Теперь короткая история смерти.

Запус быстро, слегка заикаясь, говорит о своем включении в партию. У мельниц голос его заглушается перестрелкой. По пескам, из степи, часто пригибаясь, бегут казаки — к мельницам. — Крылья мельниц белые, пахнут мукой, — так, мгновение, думает Запус.

Тогда в плечах подле шеи тепловато и приторно знобит. Запусу знакомо это чувство; при появлении его нужно кричать. Но окружающие его закричали вперед — всегда в такое время голоса казались ему необычайно громкими; ему почему-то нужно было их пересилить.

Казаки, киргизы — ближе. Бегство всегда начинается не с места убийств, а раньше. Для Запуса оно началось в Народном Доме два дня назад, когда неожиданно в саду стали находить подбрасываемые винтовки: кто-то, куда-то бежал и страшно было то, что не знали, кто бежит. Донесение отрядов были: все благополучно, кашевары не успевают варить пищу.

Запус в седле. Колени его трутся, давят их крупы нелепо скачущих коней, словно кони все ранены. Казаки рубят саблями кумачевые банты — и разрезанное кровянисто-жирное мясо — как бант. Запуса тошнит; он, махая и тыча маузером, пробивается через толпу. Его не пускают; лошадь Запуса тычится в крыло мельницы. Между досок забора и ближе, по бревнам, он видит усатые казачьи лица. На фуражках их белые ленты. Запус в доски разряжает маузер. Запус выбивает пинком дверь (может быть, она была уже выбита). Запус в сенях.

Здесь в сенях, одетая в пестрый киргизский бешмет, Олимпиада, Запуса почему-то удивляют ее руки — они спокойно и твердо распахивают дверь в горницу. Да! Руки его дрожат, рассыпают патроны маузера.

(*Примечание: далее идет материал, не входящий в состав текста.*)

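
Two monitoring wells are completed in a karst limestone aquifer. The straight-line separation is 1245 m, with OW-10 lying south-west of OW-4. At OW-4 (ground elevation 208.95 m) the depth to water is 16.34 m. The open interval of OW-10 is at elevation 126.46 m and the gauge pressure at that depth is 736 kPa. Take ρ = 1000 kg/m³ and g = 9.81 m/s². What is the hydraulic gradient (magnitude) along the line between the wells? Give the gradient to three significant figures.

Total head at OW-4: h = 208.95 − 16.34 = 192.61 m.
Pressure head at OW-10: ψ = P/(ρg) = 736×1000 / (1000 × 9.81) = 75.03 m.
Total head at OW-10: h = z + ψ = 126.46 + 75.03 = 201.49 m.
Head difference: h(OW-4) − h(OW-10) = 192.61 − 201.49 = -8.88 m.
Hydraulic gradient: i = |Δh| / L = 8.88 / 1245 = 0.00713.

i ≈ 0.00713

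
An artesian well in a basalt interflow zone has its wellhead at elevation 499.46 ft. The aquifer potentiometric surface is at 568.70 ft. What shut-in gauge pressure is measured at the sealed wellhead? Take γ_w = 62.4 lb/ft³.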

— Кабала! — кричит Запус. Но он все же доволен, он вставил патроны. Когда патроны вставлены, револьвер будто делается легче.

И наверное это отвечает Олимпиада:

— Кабала.

И, точно вспомнив что-то, Запус быстро возвращается в сени. Олимпиада молчаливо ждет. Казаки остервенело рубят лошадь Запуса. Егорко Топошин бежит мелкими шажками; выпуская патроны, Запус лежит возле бочки с капустой в сенях. «Курвы», — хрипит Егорка. На крыльце два казака тычут ему в шею саблями. — Какая мягкая шея, — думает Запус, затворяя засов: Егорка не успел вбежать в сени: с его живота состреливает Запус киргиза.

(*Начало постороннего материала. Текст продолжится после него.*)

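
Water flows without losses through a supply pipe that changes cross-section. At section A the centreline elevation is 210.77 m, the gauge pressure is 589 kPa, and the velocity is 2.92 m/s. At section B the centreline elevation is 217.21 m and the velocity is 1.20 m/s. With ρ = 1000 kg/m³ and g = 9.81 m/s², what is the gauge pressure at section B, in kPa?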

— В лоб! — кричит Запус и, вспоминая Егорку:

— курва!..

Левая рука у его свисает, он никак не может набрать патронов. Олимпиада топором рубит окно. Ему необычайно тепло и приятно. Топор веселый и звонкий, как стекло. Запуса встаскивают на подоконник. Он прыгает; прыжек длится бесконечно — его даже тошнит и от необыкновенно быстрого падения загорается кожа.

Олимпиада гонит дрожки. Запус всунут под облучек. Подол платья Олимпиады в крови Запуса. И от запаха крови, что ль, неистово мчится лошадь. Казаки продолжают стрелять в избу. Олимпиада смеется: какой дурак там остался, в кого они стреляют?

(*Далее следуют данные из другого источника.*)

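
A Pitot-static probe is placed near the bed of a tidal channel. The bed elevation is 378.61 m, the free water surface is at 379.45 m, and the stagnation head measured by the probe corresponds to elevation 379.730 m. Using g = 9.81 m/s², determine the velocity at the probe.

v ≈ 2.34 m/s

Near the bed, under hydrostatic conditions, the piezometric head (z + ψ) equals the free-surface elevation, 379.45 m.
Velocity head = total − piezometric = 379.730 − 379.45 = 0.280 m.
v = √(2g·h_v) = √(2 × 9.81 × 0.280) = 2.34 m/s.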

Дрожки какого-то киргизского бея. Но уже подушка бея, вышитая шелком, в крови Запуса. Колеса, тонкий обод их вязнет в песке. Перестрелка у тюрьмы, у казарм. Город пуст. Лошадь фыркает на трупы у заборов. Жара. Трупы легли у заборов, а не среди улиц.

Олимпиада скачет, где — спокойнее. У пристаней белые холмы экибастукской соли. Пароходы все под белыми флагами. Мимо пароходов, вдоль пристаней гонит Олимпиада. Хорошо, что ременные возжи крепки. Перестрелка ближе. От каланчи под яр дрожки с Запусом.

Воды неподвижные, темно-желтые, жаркие. В седом блеске Иртыш.

Моторный катер у берега. К носу прибит длинный сосновый шест и от него полотенце — белый флаг. Трое матросов, спустив босые ноги в воду, закидывают головы вверх на яр. Считают залпы.

Олимпиада не помнит этих лиц. Лошадь входит в воду и жадно пьет. Олимпиада берет на руки Запуса.

— Дайте, трап, товарищи, — кричит она.

Средний, приземистый, темнолобый подбирает ноги и, грозя кулаком, орет с матерками:

— Что не видишь, сука? Сдались!.. Иди ты... с хахалем своим... Привезла!

— Под убийство нас подводит!

— В воду его, пущай пьет!

— Любил...

Веснушки на пожелтевшем лбу Запуса крупнее. Кофточка — от его крови присыхает к рукам. Держать его Олимпиаде тяжело и она идет по воде, к лодке.

Матросы мечутся, матерятся. У низенького острые неприятные локти:

— Он же раненый, товарищи!..

— Серый волк тебе — товарищ, стерва!

— Да-ай ей!.. Все мы ранены.

Олимпиада с Запусом в воде по пояс. Вода смывает кровь с его рук и они словно становятся тоньше.

Матросы трогают борта, они плюются в воду навстречу шагающей Олимпиаде. Они устали воевать, им хочется покоя, — к тому же вся Сибирь занята чехами.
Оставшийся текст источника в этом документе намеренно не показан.